9 Auch David erhob sich danach, trat aus der Höhle und rief Saul nach: "Mein Herr und König!" Saul blickte zurück, und David warf sich auf sein Antlitz nieder und brachte eine Huldigung dar.
10 Dann sprach David zu Saul: Warum hörst du auf das Gerede von Leuten, die da sagen: "David sinnt auf dein Verderben"?
11 Siehe, am heutigen Tage haben deine eigenen Augen geschaut, daß der Herr dich in der Höhle in meine Gewalt gegeben hat und mir nahelegte, dich zu töten. Doch ich schonte dich und sagte mir: Ich will nicht Hand anlegen an meinen Gebieter; denn er ist der Gesalbte des Herrn.
12 Schau doch einmal, mein Vater, sieh den Zipfel deines Obergewandes in meiner Hand! Ich habe den Zipfel deines Mantels abgeschnitten, getötet habe ich dich aber nicht. Daraus kannst du schließen, daß mir Bosheit und Auflehnung ferne sind und daß ich gegen dich nicht gesündigt habe; du aber jagst mir nach meinem Leben und willst es mir nehmen.
13 Der Herr sei zwischen mir und dir Richter! Der Herr sei mein Rächer an dir; aber meine Hand soll nicht über dich kommen!
14 So sagt denn auch das alte Sprichwort: Von Frevlern geht Frevel aus, doch meine Hand soll nicht über dich kommen!"
15 Gegen wen zieht der König von Israel zu Felde? Wen verfolgst du? Einen toten Hund oder einen einzelnen Floh?
16 Der Herr soll Richter sein! Er soll zwischen dir und mir entscheiden! Er soll hinsehen, meinen Streit führen und mir vor deiner Hand zum Recht verhelfen!"
17 Als David seine Worte an Saul beendet hatte, fragte dieser: "Ist das deine Stimme, mein Sohn David?" Und Saul fing laut an zu weinen.
18 Er sagte zu David: "Du bist doch edler als ich!
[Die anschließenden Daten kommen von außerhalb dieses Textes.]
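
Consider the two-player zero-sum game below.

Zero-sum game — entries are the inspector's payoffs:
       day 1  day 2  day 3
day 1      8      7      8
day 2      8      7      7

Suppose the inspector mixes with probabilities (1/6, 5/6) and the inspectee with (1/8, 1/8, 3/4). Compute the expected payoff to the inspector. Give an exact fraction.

29/4

Against (1/8, 1/8, 3/4), each row's expected payoff is day 1: 63/8; day 2: 57/8.
Taking the (1/6, 5/6)-weighted average: (1/6)·(63/8) + (5/6)·(57/8) = 29/4.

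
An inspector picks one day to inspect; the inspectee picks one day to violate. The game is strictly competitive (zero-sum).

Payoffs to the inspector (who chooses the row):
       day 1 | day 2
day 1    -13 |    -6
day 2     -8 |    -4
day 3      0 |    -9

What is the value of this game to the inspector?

-72/13

Row day 1 is strictly dominated by row day 2, so the inspector never plays it.
The remaining 2×2 game on (day 2, day 3) × (day 1, day 2) has no saddle point. Let the inspector play day 2 with probability p; indifference gives −8p = −4p − 9(1−p), so p = 9/13.
Similarly the inspectee's optimal q on day 1 is 5/13, and the value is -8·(5/13) + (-4)·(8/13) = -72/13.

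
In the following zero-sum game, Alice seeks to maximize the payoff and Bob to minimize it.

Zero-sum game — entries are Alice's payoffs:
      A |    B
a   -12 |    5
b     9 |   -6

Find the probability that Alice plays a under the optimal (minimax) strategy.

Row minima are -12 and -6, so Alice's maximin is -6; column maxima are 9 and 5, so Bob's minimax is 5. These differ, so the equilibrium is in mixed strategies.
Let Alice play a with probability p. Bob is indifferent when −12p + 9(1−p) = 5p − 6(1−p), giving p = 15/32.

15/32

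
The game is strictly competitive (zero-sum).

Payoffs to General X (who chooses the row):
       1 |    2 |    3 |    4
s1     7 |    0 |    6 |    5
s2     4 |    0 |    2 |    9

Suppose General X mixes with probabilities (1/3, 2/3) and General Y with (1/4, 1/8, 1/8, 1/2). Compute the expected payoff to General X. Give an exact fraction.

Against (1/4, 1/8, 1/8, 1/2), each row's expected payoff is s1: 5; s2: 23/4.
Taking the (1/3, 2/3)-weighted average: (1/3)·(5) + (2/3)·(23/4) = 11/2.

11/2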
Denn du erwiesest mir Gutes, während ich dir Böses zufügte.
19 Heute hast du kundgetan, was du mir an Gutem erwiesen hast. Der Herr hat mich ja in deine Gewalt gegeben, doch du hast mich nicht getötet.
20 Trifft jemand seinen Feind an, gibt er ihm dann wohl friedliches Geleite? So möge dir der Herr mit Gutem vergelten, was du heute an mir tatest!
21 Nun, ich weiß genau, daß du einmal König wirst, und daß in deiner Hand die Königswürde über Israel beständig sein wird!
22 So schwöre mir jetzt beim Herrn, daß du meine Nachkommen nicht ausrotten und meinen Namen aus meiner Familie nicht austilgen wirst!"
23 David leistete Saul diesen Eid, und Saul kehrte in sein Haus zurück, während David und seine Männer zur Bergfestung hinaufstiegen.